La domination blanche (fiche de lecture)

Chapitre 3 : Penser la domination

Les espaces anti­ra­cistes se sont appro­priés la notion de pri­vi­lège blanc, mais elle fait aus­si l’ob­jet de cri­tiques de la part des militant·es (p. 80–82). Elle est contes­tée pour son néo­li­bé­ra­lisme lar­vé, son aspect indi­vi­dua­li­sant et dépo­li­ti­sant. Elle per­met aux blancs et blanches de s’af­fli­ger, de cher­cher l’ab­so­lu­tion morale ou de s’af­fi­cher comme un blanc méri­tant. C’est une façon de se regar­der le nom­bril sans rien faire contre le racisme.

La ques­tion est de pen­ser ensemble les struc­tures sociales de la domi­na­tion blanche et la façon dont cette domi­na­tion s’in­carne dans les indi­vi­dus et dans leurs pra­tiques. Pour ça les autrices pré­fèrent la notion d’habi­tus, héri­tée de Pierre Bourdieu. L’idée d’un habi­tus blanc per­met de rendre compte du main­tien des inéga­li­tés raciales, en expli­quant com­ment elles se repro­duisent. Il y a des pra­tiques, des goûts, des com­por­te­ments dif­fé­ren­ciés, bref des logiques de dis­tinc­tion qui par­ti­cipent à repro­duire les inéga­li­tés de classe. Les autrices notent au pas­sage que le pri­vi­lège blanc n’est pas l’ou­til concep­tuel le plus uti­li­sé en sciences sociales.

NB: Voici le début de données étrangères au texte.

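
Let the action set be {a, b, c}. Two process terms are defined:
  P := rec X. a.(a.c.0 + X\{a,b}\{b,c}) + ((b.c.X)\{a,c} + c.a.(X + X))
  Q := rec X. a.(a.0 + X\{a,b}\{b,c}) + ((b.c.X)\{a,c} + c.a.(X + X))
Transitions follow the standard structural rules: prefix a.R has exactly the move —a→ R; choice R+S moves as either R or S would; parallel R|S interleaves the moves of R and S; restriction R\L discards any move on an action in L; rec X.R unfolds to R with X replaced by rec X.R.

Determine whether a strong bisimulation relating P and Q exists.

NO

LTS(P): 7 reachable states
  p0 = rec X. a.(a.c.0 + X\{a,b}\{b,c}) + ((b.c.X)\{a,c} + c.a.(X + X)) | ··a··> p1, ··b··> p2, ··c··> p3
  p1 = a.c.0 + (rec X. a.(a.c.0 + X\{a,b}\{b,c}) + ((b.c.X)\{a,c} + c.a.(X + X)))\{a,b}\{b,c} | ··a··> p4
  p2 = (c.(rec X. a.(a.c.0 + X\{a,b}\{b,c}) + ((b.c.X)\{a,c} + c.a.(X + X))))\{a,c} | deadlocked
  p3 = a.((rec X. a.(a.c.0 + X\{a,b}\{b,c}) + ((b.c.X)\{a,c} + c.a.(X + X))) + (rec X. a.(a.c.0 + X\{a,b}\{b,c}) + ((b.c.X)\{a,c} + c.a.(X + X)))) | ··a··> p5
  p4 = c.0 | ··c··> p6
  p5 = (rec X. a.(a.c.0 + X\{a,b}\{b,c}) + ((b.c.X)\{a,c} + c.a.(X + X))) + (rec X. a.(a.c.0 + X\{a,b}\{b,c}) + ((b.c.X)\{a,c} + c.a.(X + X))) | ··a··> p1, ··b··> p2, ··c··> p3
  p6 = 0 | deadlocked
LTS(Q): 6 reachable states
  q0 = rec X. a.(a.0 + X\{a,b}\{b,c}) + ((b.c.X)\{a,c} + c.a.(X + X)) | ··a··> q1, ··b··> q2, ··c··> q3
  q1 = a.0 + (rec X. a.(a.0 + X\{a,b}\{b,c}) + ((b.c.X)\{a,c} + c.a.(X + X)))\{a,b}\{b,c} | ··a··> q4
  q2 = (c.(rec X. a.(a.0 + X\{a,b}\{b,c}) + ((b.c.X)\{a,c} + c.a.(X + X))))\{a,c} | deadlocked
  q3 = a.((rec X. a.(a.0 + X\{a,b}\{b,c}) + ((b.c.X)\{a,c} + c.a.(X + X))) + (rec X. a.(a.0 + X\{a,b}\{b,c}) + ((b.c.X)\{a,c} + c.a.(X + X)))) | ··a··> q5
  q4 = 0 | deadlocked
  q5 = (rec X. a.(a.0 + X\{a,b}\{b,c}) + ((b.c.X)\{a,c} + c.a.(X + X))) + (rec X. a.(a.0 + X\{a,b}\{b,c}) + ((b.c.X)\{a,c} + c.a.(X + X))) | ··a··> q1, ··b··> q2, ··c··> q3
Bisimilarity quotient blocks:
  B0 = {p0, p5}
  B1 = {p3}
  B2 = {p2, p6, q2, q4}
  B3 = {p1}
  B4 = {p4}
  B5 = {q0, q5}
  B6 = {q1}
  B7 = {q3}
p0 ∈ B0, q0 ∈ B5 → different blocks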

Charles W. Mills & la suprématie blanche

Il ne suf­fit pas de décrire empi­ri­que­ment les avan­tages de la posi­tion blanche, il faut décrire com­ment se construit cette posi­tion. Ne pas le faire, ce serait comme décrire les classes supé­rieures d’une socié­té, sans réflé­chir au pro­ces­sus qui divise la socié­té en classe. Ce serait comme par­ler de mas­cu­li­ni­té sans ana­ly­ser le patriar­cat, étu­dier la bour­geoi­sie mais pas le capi­ta­lisme (p. 84).

L’ouvrage aborde ensuite la pen­sée du phi­lo­sophe Charles W. Mills (mon kink phi­lo­so­phique du moment). Mills trouve le concept de “pri­vi­lège blanc” pro­fon­dé­ment néo­li­bé­ral. Il lui oppose celui de “supré­ma­tie blanche”. Contrairement au “pri­vi­lège blanc”, la supré­ma­tie blanche implique l’exis­tence d’un sys­tème qui non seule­ment pri­vi­lé­gie les blanc·hes, mais est géré par les blanc·hes, et dont ils béné­fi­cient. Mills parle aus­si “d’ordre racial” et de “domi­na­tion blanche” (p. 85–86). La notion est dif­fé­rente de l’i­déo­lo­gie expli­ci­te­ment raciste, qu’on appelle “supré­ma­cisme blanc” (et qui est abor­dées plus loin dans l’ouvrage).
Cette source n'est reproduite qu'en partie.